The results are very compelling. With some hyperparameter tweaking, logistic regression reaches 90% accuracy with CountVectorizer. Multiple tests revealed the same results. Over multiple test-sizes, CountVectorizer(ngram_range=1,2) and CountVectorizer(ngram_range=1,3) with min_df = 2, or 1 and max_df = 0.9999 or 1 were best.
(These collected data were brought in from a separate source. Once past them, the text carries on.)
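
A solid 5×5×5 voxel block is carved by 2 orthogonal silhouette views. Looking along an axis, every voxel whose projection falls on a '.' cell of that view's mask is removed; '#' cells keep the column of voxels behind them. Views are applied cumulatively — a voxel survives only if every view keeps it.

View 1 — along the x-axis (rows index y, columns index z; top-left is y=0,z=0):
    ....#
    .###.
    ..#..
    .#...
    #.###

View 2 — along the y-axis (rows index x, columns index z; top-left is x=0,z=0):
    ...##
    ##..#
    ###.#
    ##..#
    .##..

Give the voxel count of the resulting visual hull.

27 voxels

full grid |V| = 125
step 1: project along x, AND mask (10/25) → |grid| = 50
step 2: project along y, AND mask (14/25) → |grid| = 27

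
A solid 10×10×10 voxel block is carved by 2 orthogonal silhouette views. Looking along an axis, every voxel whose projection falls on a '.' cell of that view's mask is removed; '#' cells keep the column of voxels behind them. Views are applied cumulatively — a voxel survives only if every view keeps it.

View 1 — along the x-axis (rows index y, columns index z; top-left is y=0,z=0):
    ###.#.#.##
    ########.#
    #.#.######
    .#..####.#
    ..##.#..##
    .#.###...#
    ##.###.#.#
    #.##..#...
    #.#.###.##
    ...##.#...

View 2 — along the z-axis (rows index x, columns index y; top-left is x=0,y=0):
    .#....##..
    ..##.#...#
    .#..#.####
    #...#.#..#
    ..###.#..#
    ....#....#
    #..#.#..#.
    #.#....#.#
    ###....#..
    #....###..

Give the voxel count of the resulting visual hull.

remaining voxels: 234

initial block: 10^3 = 1000
after view 1 [x-axis, 61 of 100 cells solid] → remaining = 610
after view 2 [z-axis, 40 of 100 cells solid] → remaining = 234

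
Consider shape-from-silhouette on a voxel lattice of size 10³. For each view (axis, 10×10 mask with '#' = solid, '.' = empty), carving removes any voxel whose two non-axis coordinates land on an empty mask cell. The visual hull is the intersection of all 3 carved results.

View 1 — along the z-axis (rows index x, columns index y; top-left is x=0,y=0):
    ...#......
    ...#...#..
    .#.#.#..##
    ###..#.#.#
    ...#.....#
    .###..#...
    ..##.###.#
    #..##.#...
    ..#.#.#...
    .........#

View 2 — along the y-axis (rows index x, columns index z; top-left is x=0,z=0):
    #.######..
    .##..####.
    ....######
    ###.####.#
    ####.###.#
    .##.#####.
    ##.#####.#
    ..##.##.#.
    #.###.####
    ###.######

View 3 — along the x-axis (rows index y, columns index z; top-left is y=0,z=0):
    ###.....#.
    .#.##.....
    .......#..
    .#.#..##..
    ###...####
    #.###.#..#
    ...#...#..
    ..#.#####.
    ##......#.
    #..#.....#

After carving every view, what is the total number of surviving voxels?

89 voxels

full grid |V| = 1000
after view 1 [z-axis, 34 of 100 cells solid] → remaining = 340
after view 2 [y-axis, 72 of 100 cells solid] → remaining = 242
after view 3 [x-axis, 39 of 100 cells solid] → remaining = 89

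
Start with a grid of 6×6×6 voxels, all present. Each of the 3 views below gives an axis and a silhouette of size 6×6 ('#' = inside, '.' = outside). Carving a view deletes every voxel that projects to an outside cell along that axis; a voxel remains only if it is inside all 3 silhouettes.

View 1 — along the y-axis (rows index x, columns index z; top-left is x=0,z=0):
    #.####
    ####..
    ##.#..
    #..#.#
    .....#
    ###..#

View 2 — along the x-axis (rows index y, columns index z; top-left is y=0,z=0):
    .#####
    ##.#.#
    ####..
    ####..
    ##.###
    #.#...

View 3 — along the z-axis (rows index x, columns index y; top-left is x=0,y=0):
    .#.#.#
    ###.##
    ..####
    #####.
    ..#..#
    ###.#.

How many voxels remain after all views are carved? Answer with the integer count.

full grid |V| = 216
[1] y-view keeps 20 columns → grid now 120
[2] x-view keeps 24 columns → grid now 86
[3] z-view keeps 23 columns → grid now 57

voxel count = 57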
Tfidf has gone down in performance from a couple months ago, so further investigation is required. When performing optimally, however, it still did not outperform CountVectorizer. 

Another consistent test result is that make_xy outperform makes_xy_norm. This means that the general corpus generated by CountVectorizer does better than the normed corpus that I created.